B = 180° − 37° − 46.22° = 96.78°
Solution: c ≈ 6.67, A ≈ 46.22°, B ≈ 96.78°
Example 2: SSS — Find All Angles
Given: In triangle ABC, a = 5, b = 7, c = 9.
Step 1: Find the largest angle first. Side c = 9 is longest, so find angle C.
cos C = (a² + b² − c²) / (2ab)
cos C = (25 + 49 − 81) / (2 · 5 · 7)
cos C = −7 / 70 = −0.1
C = arccos(−0.1) = 95.74°
Step 2: Find angle A using the Law of Cosines.
cos A = (b² + c² − a²) / (2bc)
cos A = (49 + 81 − 25) / (2 · 7 · 9)
cos A = 105 / 126 = 0.8333
A = arccos(0.8333) = 33.56°
Step 3: Find angle B.
B = 180° − 95.74° − 33.56° = 50.70°
Solution: A ≈ 33.56°, B ≈ 50.70°, C ≈ 95.74°
Example 3: Word Problem — Navigation
Problem: A ship sails 40 km due east, then changes course by 65° to the left (turning toward the northeast) and sails another 30 km. How far is the ship from its starting point?

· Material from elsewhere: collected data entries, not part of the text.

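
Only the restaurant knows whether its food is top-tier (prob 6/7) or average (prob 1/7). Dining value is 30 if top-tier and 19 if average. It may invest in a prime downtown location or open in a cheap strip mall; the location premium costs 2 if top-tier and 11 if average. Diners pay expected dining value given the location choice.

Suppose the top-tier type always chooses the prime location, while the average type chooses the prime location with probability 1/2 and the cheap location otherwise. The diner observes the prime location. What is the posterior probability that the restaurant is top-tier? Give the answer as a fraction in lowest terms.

12/13

P(the prime location) = (6/7)·1 + (1/7)·(1/2) = 13/14.
By Bayes' rule, P(top-tier | the prime location) = (6/7) / (13/14) = 12/13.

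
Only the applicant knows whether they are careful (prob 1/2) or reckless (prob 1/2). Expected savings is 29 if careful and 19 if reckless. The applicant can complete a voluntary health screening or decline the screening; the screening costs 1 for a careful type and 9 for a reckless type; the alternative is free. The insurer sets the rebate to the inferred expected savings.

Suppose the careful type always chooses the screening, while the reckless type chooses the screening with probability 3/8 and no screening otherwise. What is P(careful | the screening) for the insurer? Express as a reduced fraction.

P(the screening) = (1/2)·1 + (1/2)·(3/8) = 11/16.
By Bayes' rule, P(careful | the screening) = (1/2) / (11/16) = 8/11.

8/11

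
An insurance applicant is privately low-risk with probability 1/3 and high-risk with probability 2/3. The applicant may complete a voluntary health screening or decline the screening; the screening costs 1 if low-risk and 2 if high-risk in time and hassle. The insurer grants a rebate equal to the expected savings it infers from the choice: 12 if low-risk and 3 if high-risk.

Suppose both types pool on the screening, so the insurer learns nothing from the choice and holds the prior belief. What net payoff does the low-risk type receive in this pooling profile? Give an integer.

Pooled rebate = 1/3·12 + 2/3·3 = 6.
low-risk pays cost 1 for the screening, so net payoff = 6 − 1 = 5.

5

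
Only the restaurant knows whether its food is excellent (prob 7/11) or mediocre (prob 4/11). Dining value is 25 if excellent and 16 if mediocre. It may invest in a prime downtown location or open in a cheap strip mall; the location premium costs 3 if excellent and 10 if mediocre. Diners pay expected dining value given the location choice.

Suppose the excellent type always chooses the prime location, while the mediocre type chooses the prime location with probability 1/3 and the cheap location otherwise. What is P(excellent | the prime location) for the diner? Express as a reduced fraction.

21/25

P(the prime location) = (7/11)·1 + (4/11)·(1/3) = 25/33.
By Bayes' rule, P(excellent | the prime location) = (7/11) / (25/33) = 21/25.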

Step 1: Model the situation as a triangle. The starting point, the turning point, and the final position form a triangle. The two known sides are 40 km and 30 km.

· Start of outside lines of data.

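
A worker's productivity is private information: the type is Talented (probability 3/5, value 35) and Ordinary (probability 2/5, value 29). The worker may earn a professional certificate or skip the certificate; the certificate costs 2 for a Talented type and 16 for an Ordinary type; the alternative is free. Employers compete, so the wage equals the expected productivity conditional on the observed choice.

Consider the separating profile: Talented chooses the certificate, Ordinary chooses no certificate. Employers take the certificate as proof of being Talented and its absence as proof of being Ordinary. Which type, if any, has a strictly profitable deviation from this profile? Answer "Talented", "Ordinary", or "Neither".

The certificate pays 35; no certificate pays 29.
Talented: assigned the certificate, nets 35 − 2 = 33; deviating to no certificate nets 29.
Ordinary: assigned no certificate, nets 29; deviating to the certificate nets 35 − 16 = 19.
Both types strictly prefer their assigned action; no profitable deviation.

Neither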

Step 2: Find the included angle. The ship turned 65° to the left from its eastward course. The interior angle of the triangle at the turning point is 180° − 65° = 115°.
Step 3: Apply the Law of Cosines (SAS).
d² = 40² + 30² − 2(40)(30) cos 115°
d² = 1600 + 900 − 2400(−0.4226)
d² = 2500 + 1014.3 = 3514.3
d = √3514.3 = 59.28 km
Practice Problems
Practice 1
In triangle ABC, b = 12, c = 15, and angle A = 50°. Find side a and the remaining angles.
Solution:
a² = 12² + 15² − 2(12)(15) cos 50°
a² = 144 + 225 − 360(0.6428) = 369 − 231.4 = 137.6
a = √137.6 = 11.73
cos B = (a² + c² − b²) / (2ac) = (137.6 + 225 − 144) / (2 · 11.73 · 15) = 218.6 / 351.9 = 0.6211
B = arccos(0.6211) = 51.60°
C = 180° − 50° − 51.60° = 78.40°
Practice 2
A triangle has sides of length 13, 14, and 15. Find all three angles.
Solution:
Let a = 13, b = 14, c = 15 (largest side). Find C first:
cos C = (169 + 196 − 225) / (2 · 13 · 14) = 140 / 364 = 0.3846
C = arccos(0.3846) = 67.38°
cos B = (169 + 225 − 196) / (2 · 13 · 15) = 198 / 390 = 0.5077
B = arccos(0.5077) = 59.49°
A = 180° − 67.38° − 59.49° = 53.13°
Practice 3
Two hikers start from the same point. Hiker A walks 5 km on a bearing of N 40° E. Hiker B walks 7 km on a bearing of S 60° E. How far apart are the hikers?
Solution:
The angle between the two paths at the starting point: the bearing N 40° E is 40° from north, and S 60° E is 120° from north (measured clockwise). The included angle is 120° − 40° = 80°.
d² = 5² + 7² − 2(5)(7) cos 80°
d² = 25 + 49 − 70(0.1736) = 74 − 12.15 = 61.85
d = √61.85 = 7.86 km
Practice 4
Verify that the triangle with sides 3, 4, and 5 has a right angle using the Law of Cosines.
Solution:
Find the angle opposite the longest side (5):
cos C = (3² + 4² − 5²) / (2 · 3 · 4)
cos C = (9 + 16 − 25) / 24 = 0 / 24 = 0
C = arccos(0) = 90°
This confirms the 3-4-5 triangle is a right triangle, exactly as the Pythagorean theorem predicts.